Edit: Pitman mentions in problem 23a) that $X$ is distributed $geometric(p)$ on ${0,1,2,...}$, which he explains in problem 6 is equivalent to the standard geometric distribution. I did not do problem 6 and used the wrong geometric distribution. Sad. The clever posters point out the difference more explicitly.

Answer 1

It seems like the issue might be in distinguishing between the geometric distribution and the shifted geometric distribution. Wolfram Alpha uses the standard (non-shifted) geometric distribution, where

$$ \mathbb{P}[X=k]=q^kp $$

where $q=1-p$. For this distribution, you should have

$$ G^{(3)}(1)=(3\cdot2\cdot1)q^3p +\cdots $$

(note the $q^3$). This should then recover the missing factor of $q$ in your calculations.

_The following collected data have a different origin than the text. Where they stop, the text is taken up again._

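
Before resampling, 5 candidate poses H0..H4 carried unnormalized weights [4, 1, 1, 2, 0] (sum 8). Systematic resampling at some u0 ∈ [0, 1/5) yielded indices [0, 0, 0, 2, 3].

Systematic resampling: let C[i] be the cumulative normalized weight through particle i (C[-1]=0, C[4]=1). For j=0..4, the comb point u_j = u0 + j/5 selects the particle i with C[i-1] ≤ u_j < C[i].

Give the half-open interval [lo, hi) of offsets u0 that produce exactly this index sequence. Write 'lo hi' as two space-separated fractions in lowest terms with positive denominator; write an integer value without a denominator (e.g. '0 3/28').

1/40 1/10

C = [1/2, 5/8, 3/4, 1, 1]
j=0 picked index 0: u0 ∈ [0, 1/2)
j=1 picked index 0: u0 ∈ [-1/5, 3/10)
j=2 picked index 0: u0 ∈ [-2/5, 1/10)
j=3 picked index 2: u0 ∈ [1/40, 3/20)
j=4 picked index 3: u0 ∈ [-1/20, 1/5)
intersection: [1/40, 1/10)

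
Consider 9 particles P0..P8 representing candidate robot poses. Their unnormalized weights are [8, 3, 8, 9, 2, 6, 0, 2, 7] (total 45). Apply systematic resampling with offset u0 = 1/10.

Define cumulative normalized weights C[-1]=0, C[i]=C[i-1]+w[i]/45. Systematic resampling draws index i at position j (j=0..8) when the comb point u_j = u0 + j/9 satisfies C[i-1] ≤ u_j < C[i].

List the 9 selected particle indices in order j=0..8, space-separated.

0 1 2 3 3 4 5 8 8

C = [8/45, 11/45, 19/45, 28/45, 2/3, 4/5, 4/5, 38/45, 1]
j=0: u_0=1/10 ∈ [0, 8/45) → index 0
j=1: u_1=19/90 ∈ [8/45, 11/45) → index 1
j=2: u_2=29/90 ∈ [11/45, 19/45) → index 2
j=3: u_3=13/30 ∈ [19/45, 28/45) → index 3
j=4: u_4=49/90 ∈ [19/45, 28/45) → index 3
j=5: u_5=59/90 ∈ [28/45, 2/3) → index 4
j=6: u_6=23/30 ∈ [2/3, 4/5) → index 5
j=7: u_7=79/90 ∈ [38/45, 1) → index 8
j=8: u_8=89/90 ∈ [38/45, 1) → index 8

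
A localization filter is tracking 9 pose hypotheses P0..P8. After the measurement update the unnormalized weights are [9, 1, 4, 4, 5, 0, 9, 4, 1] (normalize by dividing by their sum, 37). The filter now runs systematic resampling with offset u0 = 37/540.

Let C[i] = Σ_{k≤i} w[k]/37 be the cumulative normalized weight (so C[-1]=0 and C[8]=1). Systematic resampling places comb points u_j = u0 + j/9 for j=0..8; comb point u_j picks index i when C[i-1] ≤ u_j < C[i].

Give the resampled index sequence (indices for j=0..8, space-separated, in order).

0 0 2 3 4 6 6 6 7

C = [9/37, 10/37, 14/37, 18/37, 23/37, 23/37, 32/37, 36/37, 1]
j=0: u_0=37/540 ∈ [0, 9/37) → index 0
j=1: u_1=97/540 ∈ [0, 9/37) → index 0
j=2: u_2=157/540 ∈ [10/37, 14/37) → index 2
j=3: u_3=217/540 ∈ [14/37, 18/37) → index 3
j=4: u_4=277/540 ∈ [18/37, 23/37) → index 4
j=5: u_5=337/540 ∈ [23/37, 32/37) → index 6
j=6: u_6=397/540 ∈ [23/37, 32/37) → index 6
j=7: u_7=457/540 ∈ [23/37, 32/37) → index 6
j=8: u_8=517/540 ∈ [32/37, 36/37) → index 7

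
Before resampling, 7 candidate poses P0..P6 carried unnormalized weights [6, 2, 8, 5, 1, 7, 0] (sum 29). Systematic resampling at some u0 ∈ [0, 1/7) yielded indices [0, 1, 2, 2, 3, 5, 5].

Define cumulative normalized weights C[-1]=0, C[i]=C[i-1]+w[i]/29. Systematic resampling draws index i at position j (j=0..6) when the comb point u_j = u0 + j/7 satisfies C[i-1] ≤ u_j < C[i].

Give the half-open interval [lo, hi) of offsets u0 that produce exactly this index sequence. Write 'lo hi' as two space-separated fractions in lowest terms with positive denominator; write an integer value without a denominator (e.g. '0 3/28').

C = [6/29, 8/29, 16/29, 21/29, 22/29, 1, 1]
j=0 picked index 0: u0 ∈ [0, 6/29)
j=1 picked index 1: u0 ∈ [13/203, 27/203)
j=2 picked index 2: u0 ∈ [-2/203, 54/203)
j=3 picked index 2: u0 ∈ [-31/203, 25/203)
j=4 picked index 3: u0 ∈ [-4/203, 31/203)
j=5 picked index 5: u0 ∈ [9/203, 2/7)
j=6 picked index 5: u0 ∈ [-20/203, 1/7)
intersection: [13/203, 25/203)

13/203 25/203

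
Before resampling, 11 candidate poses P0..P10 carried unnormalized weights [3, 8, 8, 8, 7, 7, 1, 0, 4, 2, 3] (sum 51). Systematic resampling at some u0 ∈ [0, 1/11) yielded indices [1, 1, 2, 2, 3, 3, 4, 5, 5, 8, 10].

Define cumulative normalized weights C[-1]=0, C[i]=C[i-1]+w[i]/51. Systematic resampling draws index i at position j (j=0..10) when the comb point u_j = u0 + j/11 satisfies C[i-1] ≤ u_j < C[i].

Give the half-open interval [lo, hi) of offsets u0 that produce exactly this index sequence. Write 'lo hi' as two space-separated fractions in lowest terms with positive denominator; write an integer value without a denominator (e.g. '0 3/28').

1/17 14/187

C = [1/17, 11/51, 19/51, 9/17, 2/3, 41/51, 14/17, 14/17, 46/51, 16/17, 1]
j=0 picked index 1: u0 ∈ [1/17, 11/51)
j=1 picked index 1: u0 ∈ [-6/187, 70/561)
j=2 picked index 2: u0 ∈ [19/561, 107/561)
j=3 picked index 2: u0 ∈ [-32/561, 56/561)
j=4 picked index 3: u0 ∈ [5/561, 31/187)
j=5 picked index 3: u0 ∈ [-46/561, 14/187)
j=6 picked index 4: u0 ∈ [-3/187, 4/33)
j=7 picked index 5: u0 ∈ [1/33, 94/561)
j=8 picked index 5: u0 ∈ [-2/33, 43/561)
j=9 picked index 8: u0 ∈ [1/187, 47/561)
j=10 picked index 10: u0 ∈ [6/187, 1/11)
intersection: [1/17, 14/187)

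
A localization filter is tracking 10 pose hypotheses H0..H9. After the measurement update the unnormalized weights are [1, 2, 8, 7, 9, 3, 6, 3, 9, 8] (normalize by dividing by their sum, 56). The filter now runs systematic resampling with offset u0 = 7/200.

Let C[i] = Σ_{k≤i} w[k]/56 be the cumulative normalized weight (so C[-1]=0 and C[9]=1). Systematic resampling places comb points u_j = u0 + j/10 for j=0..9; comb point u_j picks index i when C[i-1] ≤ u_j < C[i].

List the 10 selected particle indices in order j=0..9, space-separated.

1 2 3 4 4 5 6 8 8 9

C = [1/56, 3/56, 11/56, 9/28, 27/56, 15/28, 9/14, 39/56, 6/7, 1]
j=0: u_0=7/200 ∈ [1/56, 3/56) → index 1
j=1: u_1=27/200 ∈ [3/56, 11/56) → index 2
j=2: u_2=47/200 ∈ [11/56, 9/28) → index 3
j=3: u_3=67/200 ∈ [9/28, 27/56) → index 4
j=4: u_4=87/200 ∈ [9/28, 27/56) → index 4
j=5: u_5=107/200 ∈ [27/56, 15/28) → index 5
j=6: u_6=127/200 ∈ [15/28, 9/14) → index 6
j=7: u_7=147/200 ∈ [39/56, 6/7) → index 8
j=8: u_8=167/200 ∈ [39/56, 6/7) → index 8
j=9: u_9=187/200 ∈ [6/7, 1) → index 9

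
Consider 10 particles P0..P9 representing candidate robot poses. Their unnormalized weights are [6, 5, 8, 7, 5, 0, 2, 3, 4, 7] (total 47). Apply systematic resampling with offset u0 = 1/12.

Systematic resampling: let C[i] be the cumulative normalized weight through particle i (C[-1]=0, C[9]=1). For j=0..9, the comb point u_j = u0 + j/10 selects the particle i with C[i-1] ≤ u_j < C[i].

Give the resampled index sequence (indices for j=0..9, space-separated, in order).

0 1 2 2 3 4 6 8 9 9

C = [6/47, 11/47, 19/47, 26/47, 31/47, 31/47, 33/47, 36/47, 40/47, 1]
j=0: u_0=1/12 ∈ [0, 6/47) → index 0
j=1: u_1=11/60 ∈ [6/47, 11/47) → index 1
j=2: u_2=17/60 ∈ [11/47, 19/47) → index 2
j=3: u_3=23/60 ∈ [11/47, 19/47) → index 2
j=4: u_4=29/60 ∈ [19/47, 26/47) → index 3
j=5: u_5=7/12 ∈ [26/47, 31/47) → index 4
j=6: u_6=41/60 ∈ [31/47, 33/47) → index 6
j=7: u_7=47/60 ∈ [36/47, 40/47) → index 8
j=8: u_8=53/60 ∈ [40/47, 1) → index 9
j=9: u_9=59/60 ∈ [40/47, 1) → index 9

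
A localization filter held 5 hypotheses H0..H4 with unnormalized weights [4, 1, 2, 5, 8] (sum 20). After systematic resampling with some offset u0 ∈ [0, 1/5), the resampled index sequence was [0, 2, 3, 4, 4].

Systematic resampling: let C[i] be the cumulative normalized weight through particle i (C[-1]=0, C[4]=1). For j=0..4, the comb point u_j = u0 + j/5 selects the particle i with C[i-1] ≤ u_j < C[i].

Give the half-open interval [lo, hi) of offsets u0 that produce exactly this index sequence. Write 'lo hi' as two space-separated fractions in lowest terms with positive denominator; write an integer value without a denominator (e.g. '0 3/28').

C = [1/5, 1/4, 7/20, 3/5, 1]
j=0 picked index 0: u0 ∈ [0, 1/5)
j=1 picked index 2: u0 ∈ [1/20, 3/20)
j=2 picked index 3: u0 ∈ [-1/20, 1/5)
j=3 picked index 4: u0 ∈ [0, 2/5)
j=4 picked index 4: u0 ∈ [-1/5, 1/5)
intersection: [1/20, 3/20)

1/20 3/20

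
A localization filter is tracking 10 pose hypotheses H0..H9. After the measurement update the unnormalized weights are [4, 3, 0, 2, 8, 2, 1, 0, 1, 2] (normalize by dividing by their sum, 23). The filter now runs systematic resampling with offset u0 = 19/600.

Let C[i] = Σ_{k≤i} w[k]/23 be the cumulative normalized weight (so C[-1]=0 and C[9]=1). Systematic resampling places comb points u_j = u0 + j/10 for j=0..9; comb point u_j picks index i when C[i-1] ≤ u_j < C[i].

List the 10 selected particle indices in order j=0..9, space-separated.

0 0 1 3 4 4 4 4 6 9

C = [4/23, 7/23, 7/23, 9/23, 17/23, 19/23, 20/23, 20/23, 21/23, 1]
j=0: u_0=19/600 ∈ [0, 4/23) → index 0
j=1: u_1=79/600 ∈ [0, 4/23) → index 0
j=2: u_2=139/600 ∈ [4/23, 7/23) → index 1
j=3: u_3=199/600 ∈ [7/23, 9/23) → index 3
j=4: u_4=259/600 ∈ [9/23, 17/23) → index 4
j=5: u_5=319/600 ∈ [9/23, 17/23) → index 4
j=6: u_6=379/600 ∈ [9/23, 17/23) → index 4
j=7: u_7=439/600 ∈ [9/23, 17/23) → index 4
j=8: u_8=499/600 ∈ [19/23, 20/23) → index 6
j=9: u_9=559/600 ∈ [21/23, 1) → index 9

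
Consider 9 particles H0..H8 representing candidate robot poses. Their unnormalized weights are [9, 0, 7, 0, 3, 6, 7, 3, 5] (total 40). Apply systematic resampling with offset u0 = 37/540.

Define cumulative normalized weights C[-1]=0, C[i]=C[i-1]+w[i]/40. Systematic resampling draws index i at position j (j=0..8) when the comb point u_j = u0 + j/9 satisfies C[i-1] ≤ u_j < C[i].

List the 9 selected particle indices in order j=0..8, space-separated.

C = [9/40, 9/40, 2/5, 2/5, 19/40, 5/8, 4/5, 7/8, 1]
j=0: u_0=37/540 ∈ [0, 9/40) → index 0
j=1: u_1=97/540 ∈ [0, 9/40) → index 0
j=2: u_2=157/540 ∈ [9/40, 2/5) → index 2
j=3: u_3=217/540 ∈ [2/5, 19/40) → index 4
j=4: u_4=277/540 ∈ [19/40, 5/8) → index 5
j=5: u_5=337/540 ∈ [19/40, 5/8) → index 5
j=6: u_6=397/540 ∈ [5/8, 4/5) → index 6
j=7: u_7=457/540 ∈ [4/5, 7/8) → index 7
j=8: u_8=517/540 ∈ [7/8, 1) → index 8

0 0 2 4 5 5 6 7 8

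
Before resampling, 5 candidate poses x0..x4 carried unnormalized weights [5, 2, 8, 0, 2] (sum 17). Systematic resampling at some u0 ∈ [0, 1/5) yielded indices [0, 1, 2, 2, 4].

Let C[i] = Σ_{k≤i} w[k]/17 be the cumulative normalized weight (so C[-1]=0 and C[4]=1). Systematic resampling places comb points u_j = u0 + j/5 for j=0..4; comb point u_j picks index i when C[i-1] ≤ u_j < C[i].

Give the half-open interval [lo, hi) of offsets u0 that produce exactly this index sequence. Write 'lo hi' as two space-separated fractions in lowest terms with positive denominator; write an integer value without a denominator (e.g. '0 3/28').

C = [5/17, 7/17, 15/17, 15/17, 1]
j=0 picked index 0: u0 ∈ [0, 5/17)
j=1 picked index 1: u0 ∈ [8/85, 18/85)
j=2 picked index 2: u0 ∈ [1/85, 41/85)
j=3 picked index 2: u0 ∈ [-16/85, 24/85)
j=4 picked index 4: u0 ∈ [7/85, 1/5)
intersection: [8/85, 1/5)

8/85 1/5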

See the beginning of the Wikipedia article for an explanation of the two distributions.

Answer 2

In general, if $P(z)$ is the generating function of a random variable $X$ with probability mass function $\{p_k\}$, then since $0\leqslant p_k\leqslant 1$ and $\sum_{k=1}^\infty p_k=1$, it follows from dominated convergence that $$ \frac{\mathsf d}{\mathsf dz} P(z) = \frac{\mathsf d}{\mathsf dz} \sum_{k=1}^\infty p_kz^k = \sum_{k=1}^\infty kp_kz^{k-1},\quad 0<z<1. $$ By induction we see that $$ \frac{\mathsf d^n}{\mathsf dz^n} P(z) = \sum_{k=n}^\infty (k)_n p_k z^{k-n},\quad n\geqslant1 $$ where $(k)_n = \frac{k!}{(k-n)!}$ denotes the falling factorial. Monotone convergence then yields $$ \lim_{z\uparrow 1}\frac{\mathsf d^n}{\mathsf dz^n} P(z) = \sum_{k=0}^\infty (k)_np_k = \mathbb E[(X)_k]. $$ Here $$\mathbb E[z^X] := G(z) = \sum_{k=1}^\infty kp(1-p)^{k-1}z^k $$ so \begin{align} \mathbb E[(X)_3] &= \lim_{z\uparrow1} G'(z)\\ &= \lim_{z\uparrow1} p(1-p)^2\sum_{k=3}^\infty k(k-1)(k-2)((1-p)z)^{k-3}\\ &= p(1-p)^2\sum_{k=0}^\infty (k+1)(k+2)(k+3)\\ &= p(1-p)^2\left[\frac{\mathsf d^3}{\mathsf dp^3}\sum_{k=0}^\infty (1-p)^k \right]\\ &= p(1-p)^2 \frac{\mathsf d^3}{\mathsf dp^3} \left(\frac 1p \right)\\ &= p(1-p)^2 \cdot \frac 6{p^4}\\ &= \frac{6(1-p)^2}{p^3}. \end{align} Your solution is indeed correct.